Result from partners UAM (J. Asenjo-Pascual, I. Salmeron-Sanchez, J. R. Aviles Moreno, P. Mauleón, P. Ocón)

Result has been achieved on 07 May 2021 between month 12 and 18 of the project (results correspond to the work performed during months 12 to 18 for the topic 2: Materials and components optimisation).

Upon a long synthesis, characterization and evaluation process of the different key components for the battery definition (electrolyte, membrane, electrode and bipolar plates); the set of components to be implement in the HIGREEW project for testing at single cell has been pre-defined.

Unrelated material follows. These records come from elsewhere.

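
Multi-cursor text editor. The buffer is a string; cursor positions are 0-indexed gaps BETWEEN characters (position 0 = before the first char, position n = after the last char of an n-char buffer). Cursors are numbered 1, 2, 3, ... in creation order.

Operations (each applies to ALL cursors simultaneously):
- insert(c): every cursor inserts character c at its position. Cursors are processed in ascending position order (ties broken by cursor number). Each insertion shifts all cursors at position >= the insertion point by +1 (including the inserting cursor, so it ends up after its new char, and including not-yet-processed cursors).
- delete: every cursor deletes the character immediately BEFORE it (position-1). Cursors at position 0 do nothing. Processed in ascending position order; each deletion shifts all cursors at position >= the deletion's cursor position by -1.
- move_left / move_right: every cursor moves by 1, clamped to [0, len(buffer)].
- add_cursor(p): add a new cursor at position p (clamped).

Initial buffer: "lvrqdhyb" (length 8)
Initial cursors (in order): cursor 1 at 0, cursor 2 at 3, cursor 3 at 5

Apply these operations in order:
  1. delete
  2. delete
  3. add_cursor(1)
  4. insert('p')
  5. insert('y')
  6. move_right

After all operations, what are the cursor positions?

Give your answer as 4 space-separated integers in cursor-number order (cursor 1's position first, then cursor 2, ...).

Answer: 3 10 10 10

Derivation:
After op 1 (delete): buffer="lvqhyb" (len 6), cursors c1@0 c2@2 c3@3, authorship ......
After op 2 (delete): buffer="lhyb" (len 4), cursors c1@0 c2@1 c3@1, authorship ....
After op 3 (add_cursor(1)): buffer="lhyb" (len 4), cursors c1@0 c2@1 c3@1 c4@1, authorship ....
After op 4 (insert('p')): buffer="plppphyb" (len 8), cursors c1@1 c2@5 c3@5 c4@5, authorship 1.234...
After op 5 (insert('y')): buffer="pylpppyyyhyb" (len 12), cursors c1@2 c2@9 c3@9 c4@9, authorship 11.234234...
After op 6 (move_right): buffer="pylpppyyyhyb" (len 12), cursors c1@3 c2@10 c3@10 c4@10, authorship 11.234234...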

  • Objective: To identify, characterize and modify a bunch of selected membranes to gather information on their properties and finally select the most appropriate for their evaluation at single cell prior to evaluation at stack level.
  • Research: Several materials (ion exchange membranes and separators) were evaluated as promising candidates for their integration in the HIGREEW device based on their properties. A potential candidate to be integrated in this kind of electrochemical systems should exhibit high ionic conductivity, low permeability to active materials, high ion-exchange capacity, as well as chemical and thermal stability. Thus, the physicochemical characterization of these compounds were performed in order to select the most promising candidates. Furthermore, some modifications like in situ chemical polymerization or Layer-by-Layer deposition of various polymers were investigated to improve the properties of the selected membranes in terms of permeability without significant loss of physico-chemical properties of the membranes.
  • Result: Based on the HIGREEW targets some physicochemical properties of different commercially available materials were evaluated. Henceforth, a detailed analysis of available commercial membranes for their application in AORFBs was obtained. This analysis serves us as criteria for the selection of the most promising candidates. The previous statements led to the selection of two AEMs (FAA-3-50 and FAA-3-PE-30) and two CEMs (FS-950 and E-630(K) as promising candidates for AORFB. Besides, the modification of commercial membranes improves significantly their properties in terms of permeability. Thus, the implementation of these materials, couple with suitable electrolytes and electrodes led us to the design of very promising EES.
  • What will it be used for: Initially, selected materials will be evaluated at single cell-lab scale devices, and later on, upon validation, will be implemented in the HIGREEW stack and prototype. The information gathered from the evaluation of the materials, as defined in topic 1 Specifications definition, should serve as guidance for the design of the stack. Properties as conductivity, cell voltage, viscosity and structure or composition of the components are of critical importance.
  • Impact: The impact of this work will be to provide a consolidated set of components that would be crucial to fulfil technical objectives of the project and enable good functioning of the final prototype.



Figure 1: Scheme of UAM membrane modification and some examples of modified membranes.